Axel Honneth et Emmanuel Renault

Texte intégral

1Dans les années 1960 et 1970, et jusqu’à la Théorie de l’agir communicationnel de Jürgen Habermas (1981), la théorie critique francfortoise a donné une grande importance à la théorie sociale. Comment définiriez‑vous les projets de théorie sociale qui ont été élaborés et mis en œuvre au cours de ces décennies chez Theodor W. Adorno et Jürgen Habermas notamment ? Ces projets avaient entre autres pour fonction de dépasser la séparation de la philosophie d’avec les sciences sociales.

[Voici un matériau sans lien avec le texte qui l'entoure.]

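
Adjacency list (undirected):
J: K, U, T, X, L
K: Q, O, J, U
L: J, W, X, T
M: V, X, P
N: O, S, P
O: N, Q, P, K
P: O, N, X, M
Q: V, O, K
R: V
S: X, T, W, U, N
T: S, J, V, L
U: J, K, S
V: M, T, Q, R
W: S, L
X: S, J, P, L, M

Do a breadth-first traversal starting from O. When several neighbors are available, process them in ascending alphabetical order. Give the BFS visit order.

O, K, N, P, Q, J, U, S, M, X, V, L, T, W, R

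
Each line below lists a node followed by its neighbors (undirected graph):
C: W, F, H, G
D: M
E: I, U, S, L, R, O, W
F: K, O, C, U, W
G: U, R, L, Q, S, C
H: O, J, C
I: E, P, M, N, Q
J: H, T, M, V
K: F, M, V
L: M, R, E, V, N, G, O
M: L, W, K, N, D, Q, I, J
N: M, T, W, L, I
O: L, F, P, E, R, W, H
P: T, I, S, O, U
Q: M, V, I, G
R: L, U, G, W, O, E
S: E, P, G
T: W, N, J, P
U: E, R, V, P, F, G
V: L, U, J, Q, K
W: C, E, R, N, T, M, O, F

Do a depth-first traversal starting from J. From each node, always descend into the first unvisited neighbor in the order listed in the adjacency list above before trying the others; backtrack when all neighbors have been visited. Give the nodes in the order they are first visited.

Visit J
J → H
H → O
O → L
L → M
M → W
W → C
C → F
F → K
K → V
V → U
U → E
E → I
I → P
P → T
T → N
P → S
S → G
G → R
G → Q
M → D

J -> H -> O -> L -> M -> W -> C -> F -> K -> V -> U -> E -> I -> P -> T -> N -> S -> G -> R -> Q -> D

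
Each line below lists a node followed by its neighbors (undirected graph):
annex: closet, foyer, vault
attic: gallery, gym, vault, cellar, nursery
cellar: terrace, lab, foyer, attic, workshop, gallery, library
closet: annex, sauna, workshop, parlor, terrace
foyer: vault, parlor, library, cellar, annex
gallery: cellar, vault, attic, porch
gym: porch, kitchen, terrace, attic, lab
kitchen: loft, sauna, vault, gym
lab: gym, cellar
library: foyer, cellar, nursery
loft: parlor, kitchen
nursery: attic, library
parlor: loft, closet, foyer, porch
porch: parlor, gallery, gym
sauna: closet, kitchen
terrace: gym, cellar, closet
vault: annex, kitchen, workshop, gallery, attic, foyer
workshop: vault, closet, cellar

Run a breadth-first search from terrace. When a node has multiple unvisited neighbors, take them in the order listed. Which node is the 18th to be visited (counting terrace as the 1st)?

nursery

Visit terrace; enqueue gym, cellar, closet → queue [gym, cellar, closet]
Visit gym; enqueue porch, kitchen, attic, lab → queue [cellar, closet, porch, kitchen, attic, lab]
Visit cellar; enqueue foyer, workshop, gallery, library → queue [closet, porch, kitchen, attic, lab, foyer, workshop, gallery, library]
Visit closet; enqueue annex, sauna, parlor → queue [porch, kitchen, attic, lab, foyer, workshop, gallery, library, annex, sauna, parlor]
Visit porch → queue [kitchen, attic, lab, foyer, workshop, gallery, library, annex, sauna, parlor]
Visit kitchen; enqueue loft, vault → queue [attic, lab, foyer, workshop, gallery, library, annex, sauna, parlor, loft, vault]
Visit attic; enqueue nursery → queue [lab, foyer, workshop, gallery, library, annex, sauna, parlor, loft, vault, nursery]
Visit lab → queue [foyer, workshop, gallery, library, annex, sauna, parlor, loft, vault, nursery]
Visit foyer → queue [workshop, gallery, library, annex, sauna, parlor, loft, vault, nursery]
Visit workshop → queue [gallery, library, annex, sauna, parlor, loft, vault, nursery]
Visit gallery → queue [library, annex, sauna, parlor, loft, vault, nursery]
Visit library → queue [annex, sauna, parlor, loft, vault, nursery]
Visit annex → queue [sauna, parlor, loft, vault, nursery]
Visit sauna → queue [parlor, loft, vault, nursery]
Visit parlor → queue [loft, vault, nursery]
Visit loft → queue [vault, nursery]
Visit vault → queue [nursery]
Visit nursery → queue []

Visit order: terrace, gym, cellar, closet, porch, kitchen, attic, lab, foyer, workshop, gallery, library, annex, sauna, parlor, loft, vault, nursery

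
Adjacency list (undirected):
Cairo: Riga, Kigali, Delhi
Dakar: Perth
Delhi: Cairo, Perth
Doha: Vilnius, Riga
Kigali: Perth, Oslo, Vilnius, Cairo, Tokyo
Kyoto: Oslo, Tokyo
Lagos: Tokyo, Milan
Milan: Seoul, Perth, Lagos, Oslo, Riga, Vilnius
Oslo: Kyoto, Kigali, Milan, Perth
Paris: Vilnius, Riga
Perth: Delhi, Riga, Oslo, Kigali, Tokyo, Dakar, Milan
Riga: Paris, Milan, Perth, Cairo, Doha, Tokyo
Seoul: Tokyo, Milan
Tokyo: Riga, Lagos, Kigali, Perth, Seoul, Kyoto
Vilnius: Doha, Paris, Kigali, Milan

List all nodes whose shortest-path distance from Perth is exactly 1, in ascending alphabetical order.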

L’ont‑ils atteint ?

2Axel Honneth : Vous avez tout à fait raison. Au cours de cette période, l’un des présupposés fondamentaux était que le projet d’ensemble de la théorie critique devait être fondé sur une théorie sociale robuste. À mon avis cependant, la théorie sociale qui était présupposée dans les écrits de T. W. Adorno souffrait d’emblée d’une absence de prise en compte des processus communicationnels par l’intermédiaire desquels les acteurs peuvent atteindre une compréhension mutuelle des normes qui gouvernent leurs interactions – j’ai cherché à le montrer dans les premiers chapitres de mon livre La Critique du pouvoir, qui vient juste d’être traduit en français. Je crois que ce « déficit sociologique » de la théorie sociale de l’École de Francfort a bel et bien été résorbé par J. Habermas lorsqu’il s’est inspiré de la tradition normativiste d’Émile Durkheim et de Talcott Parsons pour construire sa propre théorie sociale. Je continue à penser que la Théorie de l’agir communicationnel, en dépit de ses limites et de ses erreurs, constitue la plus prometteuse des tentatives visant à fonder une théorie sociale qui pourrait servir les ambitions d’une théorie critique. Ce livre est injustement sous‑estimé aujourd’hui alors qu’il mériterait d’être considéré comme une contribution à la théorie sociale d’importance égale à celles d’Émile Durkheim, Max Weber et Talcott Parsons.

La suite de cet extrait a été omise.